Patricia Fachin e Márcia Junges
“Os jovens alunos bolsistas não vivenciam a vida acadêmica em sua totalidade, devido às injunções pertinentes à sua condição socioeconômica cultural que impedem que isso aconteça na realidade concreta. O processo de inclusão acadêmica, mesmo para os alunos que têm bolsa de estudos na universidade, não se dá de forma completa. Por isso, entendemos que a sua permanência na formação superior é intranquila e que o processo de inclusão é ilusório, diferentemente do que o sistema de ensino superior brasileiro preconiza e defende, isto é, que o jovem bolsista, por ter uma bolsa de estudos, tem assegurada sua total inclusão acadêmica na universidade comunitária”. As conclusões fazem parte da entrevista a seguir, concedida por Maria Aparecida Marques da Rocha na entrevista que concedeu por e-mail à IHU On-Line, sobre seu livro Processo de Inclusão Ilusória: a condição do jovem bolsista universitário (Jundiaí: Paco Editora, 2011).
Maria Aparecida é graduada, especialista, mestre e doutora em Serviço Social pela Pontifícia Universidade Católica do Rio Grande do Sul – PUCRS com a tese que acaba de ser convertida em seu presente livro. É autora de Creche para crianças de até dois anos: o que pensar (Porto Alegre: Da Casa Editora, 1997). Atualmente, leciona na Universidade do Vale do Rio dos Sinos – Unisinos.
Confira a entrevista.
IHU On-Line – A partir da sua pesquisa, quais suas conclusões em relação ao acesso e permanência do jovem bolsista no ensino superior?
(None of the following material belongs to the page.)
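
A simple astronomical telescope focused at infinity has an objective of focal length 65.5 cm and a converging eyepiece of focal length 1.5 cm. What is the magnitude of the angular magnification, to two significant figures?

44

|M| = f_obj/|f_eye| = 65.5/1.5 = 43.667.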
Maria Aparecida Marques da Rocha – As conclusões são sempre preliminares; não são um ponto final. Significam um arremate num determinado tempo e espaço. Com base nos dados analisados do estudo, concluímos que os jovens alunos bolsistas não vivenciam a vida acadêmica em sua totalidade, devido às injunções pertinentes à sua condição socioeconômica cultural que impedem que isso aconteça na realidade concreta. O processo de inclusão acadêmica, mesmo para os alunos que têm bolsa de estudos na universidade, não se dá de forma completa. Por isso, entendemos que a sua permanência na formação superior é intranquila e que o processo de inclusão é ilusório, diferentemente do que o sistema de ensino superior brasileiro preconiza e defende, isto é, que o jovem bolsista, por ter uma bolsa de estudos, tem assegurada sua total inclusão acadêmica na universidade comunitária. Compreendemos que tal premissa se dê aparentemente de forma simplista, havendo a necessidade de se fazer uma leitura crítica sobre essa situação que reflete uma das expressões da questão social. Ter bolsa de estudos não constitui para o jovem bolsista um “porto seguro” para permanecer na universidade, haja vista os discursos dos estudantes que revelam em cada pronunciamento a necessidade que têm de buscar recursos financeiros, para manterem-se estudando. Além disso, ao olharmos o ensino superior brasileiro e o segmento juvenil, fica uma certeza: falta muito ainda para que políticas públicas mais amplas possam ocorrer no sentido de açambarcar essas outras necessidades que se mostram como impeditivos de uma plena inclusão acadêmica.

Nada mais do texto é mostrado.